(Graziella Cortese)
Kasia Smutniak in una recente intervista ha espresso il suo sconforto per la situazione drammatica che si è creata al confine tra Bielorussia e Polonia (suo Paese d’origine). La frontiera è stata chiusa e oggi viene controllata militarmente, dopo il tentativo di alcuni migranti, transitati per la Bielorussia, di forzare la barriera. L’attrice ha però narrato come la solidarietà sia sempre presente tra le persone comuni: in questi ultimi giorni c’è una grande mobilitazione, ci sono luci verdi alle finestre che offrono accoglienza e forse regalano qualcosa di simile alla speranza.
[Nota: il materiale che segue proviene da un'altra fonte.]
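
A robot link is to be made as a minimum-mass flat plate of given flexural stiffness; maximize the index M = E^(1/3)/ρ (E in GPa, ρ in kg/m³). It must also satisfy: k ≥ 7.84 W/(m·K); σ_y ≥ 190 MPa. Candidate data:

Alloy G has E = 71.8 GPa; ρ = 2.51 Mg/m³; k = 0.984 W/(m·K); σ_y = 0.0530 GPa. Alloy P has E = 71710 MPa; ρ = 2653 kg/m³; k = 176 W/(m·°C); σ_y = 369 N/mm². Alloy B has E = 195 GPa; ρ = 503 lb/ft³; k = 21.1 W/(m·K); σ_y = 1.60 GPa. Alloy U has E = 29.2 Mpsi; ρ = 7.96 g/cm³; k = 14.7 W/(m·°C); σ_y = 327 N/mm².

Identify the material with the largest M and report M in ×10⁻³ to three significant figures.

alloy P, M = 1.57×10⁻³

Screen on constraints: k ≥ 7.84 W/(m·K); σ_y ≥ 190 MPa. Survivors: alloy P, alloy B, alloy U.
Putting every candidate on a common basis:
  alloy P: E = 71.71 GPa, ρ = 2653 kg/m³
  alloy B: E = 195.0 GPa, ρ = 8057 kg/m³
  alloy U: E = 201.3 GPa, ρ = 7960 kg/m³
  alloy P: M = 1.57×10⁻³
  alloy U: M = 0.736×10⁻³
  alloy B: M = 0.720×10⁻³
Highest index: alloy P.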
Anche l’ultimo film di Soldini parla di immigrazione e dolore, ma anche di responsabilità verso gli altri, il nostro prossimo. La protagonista Camilla ha quarant’anni, è avvocato di successo e vive in un appartamento lussuoso insieme alla figlia ventenne.
La donna lavora instancabilmente e la muove una disciplina ferrea, è separata dal marito e ora porta avanti una relazione discontinua con un collega d’ufficio. Una sera, di ritorno a casa, Milano l’accoglie con il buio e la pioggia; forse Camilla è stanca, i suoi passi si susseguono incerti e a un tratto viene investita da due ragazzi in motorino; poi, mentre il “guidatore” si dà alla fuga, l’altro rimane esanime sull’asfalto.
Il giovane sfortunato è un immigrato clandestino e per Camilla diventa un’ossessione, poiché decide che deve avere assolutamente un’identità e si sente in qualche modo colpevole dell’accaduto. Così compie le ricerche che la conducono a cambiare la propria vita, a passare il tempo all’obitorio (3/19 è il numero che identifica il cadavere), un tempo in cui conosce Bruno, il direttore, persona umana e comprensiva.
Il cinema del regista è una strada che si introduce nella psicologia dei personaggi (da ricordare il suo “Pane e tulipani”), ma contemporaneamente osserva la realtà che si muove intorno ai personaggi.